Greeks remain committed to the euro despite the sacrifices that have been demanded of them, European Central Bank executive board member Benoit Coeure told Le Parisien.
“Even with the sacrifices that have been demanded of the Greek people, they have never expressed a wish to leave the euro,” he told Severine Cazes and Boris Cassel in an interview published on Tuesday.
“I don’t think that Greece should not have been included in the euro,” he said responding to a question about whether the country would have been better off outside the single currency.
Greece’s problems, Coeure said, are not related to its euro membership, but to “administrative shortcomings, very weak social protection, problematic tax collection and a highly specialized economy.”
“The euro exposes a country’s strengths and weaknesses,” the French economist added. “Greece needs to overhaul its administrative and political structures to be able to prosper in the euro. The Greeks are still facing this predicament, but they have to be commended for the major reforms that they have undertaken.”
Asked to assess the Maastricht Treaty, the foundation of the European Union and later of the single currency, signed 25 years ago, the ECB executive said “the euro is clearly a success.”
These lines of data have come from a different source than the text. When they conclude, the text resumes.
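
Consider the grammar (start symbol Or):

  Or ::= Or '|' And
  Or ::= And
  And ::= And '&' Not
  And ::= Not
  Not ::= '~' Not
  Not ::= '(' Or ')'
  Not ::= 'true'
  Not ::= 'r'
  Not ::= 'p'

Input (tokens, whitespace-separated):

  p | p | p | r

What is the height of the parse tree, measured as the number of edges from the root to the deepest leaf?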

The single currency, Coeure said, “has created a strong bond between European citizens. We can only influence world affairs if we are united. The single currency allows medium-sized countries like France to speak as an equal to the United States or China. The euro does not constitute a loss of sovereignty, it is a lever of sovereignty.”
Coeure also appeared optimistic about the future of the single currency, despite growing skepticism in countries like Italy and France.
“Yes, of course, the euro has a future,” he said. “But the euro area has to undertake reforms. More coordination between governments, more reforms at national level, more solidarity and perhaps a kind of common euro area budget are necessary.”